Massively multilingual pronunciation mining

Geek Repo:Geek Repo

Github PK Tool:Github PK Tool

Common characters and _detect_best_script_name

agutkin opened this issue · comments

While scraping Makasar (PR #415), I've encountered the following default behavior:

  1. We currently have strict mode turned on by default _detect_best_script_name, which is sensible. This makes sure that all the characters in a word come from the same script.
  2. Because of (1), we are failing to detect about half of Makasar words (200+) in Latin orthography, where the apostrophe ' signifies glottal stop.

I was under the impression that the plan was to allow a set of configurable (per-language) common characters to be allowed inside _detect_best_script_name. Perhaps I misunderstood the original plan?

I suppose the current behavior may be too restrictive as there are plenty of languages where the common Latin apostrophe is used.

I thought we handled apostrophe used to mark glottal stop.
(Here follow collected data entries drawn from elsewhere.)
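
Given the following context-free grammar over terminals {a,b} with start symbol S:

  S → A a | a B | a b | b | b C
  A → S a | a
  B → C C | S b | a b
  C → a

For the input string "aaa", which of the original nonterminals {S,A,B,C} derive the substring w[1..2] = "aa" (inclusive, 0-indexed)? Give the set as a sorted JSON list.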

Maybe we didn't. @cgibson6279 can perhaps weigh in.

yeah running common_characters.py should extend the regex in split.py to accommodate apostrophe characters in all scripts, so I'm not sure why that would be an issue. I'm pretty sure common_characters.py is run as part of the postprocess script for scraping data, so if that was run apostrophes shouldn't be an issue. But it also looks like maybe Lucas may have done a bit of work/added some things to those files as part of the reorganization effort? So I'm not one hundred percent sure what exactly changed there if that's the case.

Running the postprocess resulted in all the pronunciations with apostrophes being removed from the original tsv, so I guess something has changed. But, on the other hand, correct me if I am wrong - shouldn't this logic be incorporated into _detect_best_script_name because it fails precisely because of the strict mode which is not permissive to common characters. And if _detect_best_script_name fails, then the words in the dictionary are not updated correctly.
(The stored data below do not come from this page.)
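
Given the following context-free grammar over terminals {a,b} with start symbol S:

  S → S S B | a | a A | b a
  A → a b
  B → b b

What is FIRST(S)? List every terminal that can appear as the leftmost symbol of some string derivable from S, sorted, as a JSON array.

Compute FIRST by fixpoint:
pass 1:
  A via A→a b: +{a}
  B via B→b b: +{b}
  S via S→a: +{a}
  S via S→b a: +{b}
  S: {a,b}  A: {a}  B: {b}
pass 2: (stable)
  S: {a,b}  A: {a}  B: {b}

FIRST(S) = ["a", "b"]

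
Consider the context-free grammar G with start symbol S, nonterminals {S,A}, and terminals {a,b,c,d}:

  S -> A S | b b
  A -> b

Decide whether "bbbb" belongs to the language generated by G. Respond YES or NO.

Convert to CNF:
  S -> A S | T0 T0
  A -> b
  T0 -> b

Fill CYK table bottom-up:
  [0..0]={A,T0}  "b"  orig:{A}
  [1..1]={A,T0}  "b"  orig:{A}
  [2..2]={A,T0}  "b"  orig:{A}
  [3..3]={A,T0}  "b"  orig:{A}
  [0..1]={S}  "bb"
  [1..2]={S}  "bb"
  [2..3]={S}  "bb"
  [0..2]={S}  "bbb"
  [1..3]={S}  "bbb"
  [0..3]={S}  "bbbb"

S ∈ T[0,3] ⇒ YES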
That logic sounds correct to me.

The solution might be as simple as setting that param to False

I think disabling the strict mode will be too permissive - I suppose we don't want to allow, say, a mix of Cyrillic and Latin characters in a single word.
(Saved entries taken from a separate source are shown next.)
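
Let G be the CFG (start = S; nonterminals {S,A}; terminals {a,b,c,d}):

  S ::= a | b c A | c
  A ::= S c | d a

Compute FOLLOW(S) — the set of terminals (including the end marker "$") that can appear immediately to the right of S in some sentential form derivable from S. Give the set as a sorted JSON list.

Compute FIRST by fixpoint:
round 1:
  A via A→d a: +{d}
  S via S→a: +{a}
  S via S→b c A: +{b}
  S via S→c: +{c}
  S: {a,b,c}  A: {d}
round 2:
  A via A→S c: +{a,b,c}
  S: {a,b,c}  A: {a,b,c,d}
round 3: (no change)
  S: {a,b,c}  A: {a,b,c,d}

Compute FOLLOW by fixpoint:
initialize: $ ∈ FOLLOW(S)
[1]
  A→S c: FOLLOW(S) ⊇ FIRST(c) = {c}; new: +{c}
  S→b c A: FOLLOW(A) ⊇ FOLLOW(S) ⊇ {$,c}; new: +{$,c}
  FOLLOW[S]={$,c}  FOLLOW[A]={$,c}
[2] (no change)
  FOLLOW[S]={$,c}  FOLLOW[A]={$,c}

FOLLOW(S) = ["$", "c"]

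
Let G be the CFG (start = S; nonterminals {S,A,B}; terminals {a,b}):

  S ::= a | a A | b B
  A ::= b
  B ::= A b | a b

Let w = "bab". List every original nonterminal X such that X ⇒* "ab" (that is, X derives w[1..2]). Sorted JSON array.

Convert to CNF:
  S -> T0 B | T1 A | a
  A -> b
  B -> A T0 | T1 T0
  T0 -> b
  T1 -> a

Fill CYK table bottom-up — only the sub-triangle for w[1..2]:
  [1..1]={S,T1}  "a"  orig:{S}
  [2..2]={A,T0}  "b"  orig:{A}
  [1..2]={B,S}  "ab"

Original NTs in T[1,2] deriving "ab": ["B", "S"]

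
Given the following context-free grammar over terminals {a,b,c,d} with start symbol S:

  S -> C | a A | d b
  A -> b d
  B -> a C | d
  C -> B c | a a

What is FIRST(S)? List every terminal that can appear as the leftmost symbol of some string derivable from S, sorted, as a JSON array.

FIRST sets, iterate to fixpoint:
round 1:
  A via A→b d: +{b}
  B via B→a C: +{a}
  B via B→d: +{d}
  C via C→B c: +{a,d}
  S via S→C: +{a,d}
  S: {a,d}  A: {b}  B: {a,d}  C: {a,d}
round 2: — fixpoint
  S: {a,d}  A: {b}  B: {a,d}  C: {a,d}

FIRST(S) = ["a", "d"]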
That was considered, but I don't remember what the solution was... I'll have to take a look further and report back.

I think our problem is line 62 here:
https://github.com/kylebgorman/wikipron/blob/5026d95d2a71b0823cd633b08c4350ad86ef0422/data/scrape/lib/common_characters.py#L59-L67
Should this be if unicodedataplus.script(char) == "Common": ?
I don't think _detect_best_script_name is the problem here. It was moved into languages_update.py and doesn't interact with the Common/Inherited regex extension stuff.

One potential problem with our approach is if there were no words in a language that all came from a single script (if every Makasar word contained an apostrophe) then we wouldn't be able to assign a script and I'm not sure what would happen after that.